In a quiet village of German-occupied France, eleven-year-old Samira Zidane and her mother are on a mission for the French Resistance. Algerian by nationality, they hope to oust Hitler so they can concentrate on earning Algeria's independence from France after the war. Samira's father is dead, a victim of the Führer's backlash against political dissenters, but Samira and her mother's defiance of Nazi tyranny burns brighter than ever. Samira suddenly faces the prospect of losing a second parent when German soldiers abduct her mother, planning to execute her as part of a mass punitive gleaning at the commune of Bayeux. Frantic, Samira teams up with a network of anti-Nazi forces to stymie the Germans until the Allies attack Normandy. She can only pray her mother won't be another casualty in the war against fascism.
Every few chapters the narrative shifts between points of view as Allies and allies band together against the German war machine. There's nineteen-year-old Lance Corporal James McKay of Canada, a parachuter about to leap from a plane into Nazi territory. He and his Cree Indian friend Sam Tremblay know they likely won't survive D-Day, but they refuse to let Naziism spread across the Atlantic to Canada, not while they're alive to oppose it. An extended portion of Allies chronicles their adventure after parachuting into Germany as support troops for the Normandy invasion. Elsewhere, we meet Private Bill Richards, a nineteen-year-old ready to storm the beaches as part of a company of Sherman tanks. Bill's tank is the Achilles, a vehicle designed for modern warfare, but Bill has all he can handle once he emerges at Normandy into the spray of German gunfire. Bill's ultimate goal is to make it to Bayeux, where his father carved his own name into a rock as a soldier in World War I, but what are the odds that Bill will survive to do the same? Another courageous American we meet is Corporal Henry Allen, a medic who can't rest for a moment once the surge at Normandy commences and Allied bodies start to fall. Henry faced plenty of discrimination back home because he's a young black man, but even racist soldiers are thrilled to accept his help if they've been shot. Countless lives are saved by Henry on this fateful day.

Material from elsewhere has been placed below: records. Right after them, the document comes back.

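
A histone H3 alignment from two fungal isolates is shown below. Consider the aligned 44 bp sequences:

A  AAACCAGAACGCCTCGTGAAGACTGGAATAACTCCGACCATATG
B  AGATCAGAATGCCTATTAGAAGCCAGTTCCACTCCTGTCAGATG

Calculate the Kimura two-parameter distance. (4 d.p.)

0.7054

Of 44 sites, 12 differences are transitions and 7 are transversions, so P = 12/44 ≈ 0.272727 and Q = 7/44 ≈ 0.159091.
Under the Kimura two-parameter model, d = −½ ln(1 − 2P − Q) − ¼ ln(1 − 2Q).
1 − 2P − Q = 0.295455, giving −½ ln(0.295455) = 0.609619.
1 − 2Q = 0.681818, giving −¼ ln(0.681818) = 0.095748.
d = 0.609619 + 0.095748 = 0.705367.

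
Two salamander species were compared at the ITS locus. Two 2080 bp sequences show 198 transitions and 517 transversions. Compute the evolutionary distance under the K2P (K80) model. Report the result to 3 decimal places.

0.461

P = 198/2080 ≈ 0.095192 and Q = 517/2080 ≈ 0.248558.
Under the Kimura two-parameter model, d = −½ ln(1 − 2P − Q) − ¼ ln(1 − 2Q).
1 − 2P − Q = 0.561058, giving −½ ln(0.561058) = 0.288965.
1 − 2Q = 0.502884, giving −¼ ln(0.502884) = 0.171849.
d = 0.288965 + 0.171849 = 0.460814.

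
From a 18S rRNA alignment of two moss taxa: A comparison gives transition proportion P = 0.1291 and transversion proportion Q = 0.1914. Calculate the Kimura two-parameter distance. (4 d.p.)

0.4192

Under the Kimura two-parameter model, d = −½ ln(1 − 2P − Q) − ¼ ln(1 − 2Q).
1 − 2P − Q = 0.5504, giving −½ ln(0.5504) = 0.298555.
1 − 2Q = 0.6172, giving −¼ ln(0.6172) = 0.120641.
d = 0.298555 + 0.120641 = 0.419196.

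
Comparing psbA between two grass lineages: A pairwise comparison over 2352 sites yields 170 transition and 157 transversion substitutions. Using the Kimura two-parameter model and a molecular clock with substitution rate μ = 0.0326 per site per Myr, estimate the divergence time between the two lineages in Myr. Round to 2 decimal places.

P = 170/2352 ≈ 0.072279 and Q = 157/2352 ≈ 0.066752.
Under the Kimura two-parameter model, d = −½ ln(1 − 2P − Q) − ¼ ln(1 − 2Q).
1 − 2P − Q = 0.78869, giving −½ ln(0.78869) = 0.118691.
1 − 2Q = 0.866496, giving −¼ ln(0.866496) = 0.035824.
d = 0.118691 + 0.035824 = 0.154515.
Under a molecular clock d = 2μt, so t = d/(2μ) = 0.154515 / (2 × 0.0326) = 2.37 Myr.

2.37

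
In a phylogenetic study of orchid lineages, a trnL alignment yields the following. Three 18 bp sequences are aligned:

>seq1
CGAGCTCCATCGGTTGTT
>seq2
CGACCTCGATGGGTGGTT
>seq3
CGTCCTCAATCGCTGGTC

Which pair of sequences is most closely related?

seq1 and seq2

seq1–seq2: 4/18 differ, p = 0.222, d = 0.264.
seq1–seq3: 6/18 differ, p = 0.333, d = 0.441.
seq2–seq3: 5/18 differ, p = 0.278, d = 0.347.
The smallest distance is between seq1 and seq2.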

Omaha Beach, where many American soldiers landed at Normandy, is a failed maneuver. Approximately 2,000 are killed. The evening of June 6, after the fighting is over, thirteen-year-old Monique Marchand comes for a closer look. She can't bring herself to leave the scene as hordes of Allied soldiers writhe in agony on the beach, with too few medics for them all. Aided by American journalist Dorothy Powell, Monique ministers to the tortured young men, forgoing rest and nourishment to save as many as possible. Monique wants to be a nurse or doctor when she grows up, and tending the wounded at Normandy is a severe test of her commitment. The lives of all these main characters intersect for prolonged periods or fleeting interactions that will barely be remembered, but the story circles back to where it began with Dee and Sid, their lives now dramatically different than before the day's tribulation at Normandy. If the world is saved from Hitler, will other problems fade too, or is life always defined by hardships? The young people who survive D-Day have decades to mull over these questions in a world almost ready to begin recovering from one of the most traumatic periods in human history.

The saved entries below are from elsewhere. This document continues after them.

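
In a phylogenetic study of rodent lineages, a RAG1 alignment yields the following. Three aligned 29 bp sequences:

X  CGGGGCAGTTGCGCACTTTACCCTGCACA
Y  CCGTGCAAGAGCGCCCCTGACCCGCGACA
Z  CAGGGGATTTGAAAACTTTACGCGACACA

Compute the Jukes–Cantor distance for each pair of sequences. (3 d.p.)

d(X,Y) = 0.529, d(X,Z) = 0.401, d(Y,Z) = 0.878

X–Y: 11/29 sites differ → p ≈ 0.37931, d = −0.75 ln(1 − 0.505747) = 0.528531 ≈ 0.529.
X–Z: 9/29 sites differ → p ≈ 0.310345, d = −0.75 ln(1 − 0.413793) = 0.400562 ≈ 0.401.
Y–Z: 15/29 sites differ → p ≈ 0.517241, d = −0.75 ln(1 − 0.689655) = 0.877553 ≈ 0.878.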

Much of Allies takes place on the front lines of war, but the effect is surprisingly subdued. I never felt immersed, as though I were experiencing combat in person; it felt like a story retold at a great distance. More comfortable, yes, but Allies is less memorable for its lack of intensity. Even main characters die, though, so nobody in the story is safe; military combat is a melee of randomness. We see this reality in Dee's thoughts as he prepares to dash through a hazard zone, praying that German guns won't fire on him: "Who lived through this hell and who died, and why? Was it veteran experience? Divine providence? Dumb luck?" There's virtually no order to be discerned from individual outcomes of soldiers in battle, and surviving to resume civilian life often is a mixed blessing. I would consider rating Allies two and a half stars; I prefer a more visceral war experience—akin to Walter Dean Myers's 1988 YA novel Fallen Angels—but Alan Gratz's writing is smooth and moves at a good clip. It may be just what the doctor ordered for a preteen boy reluctant to engage with literature.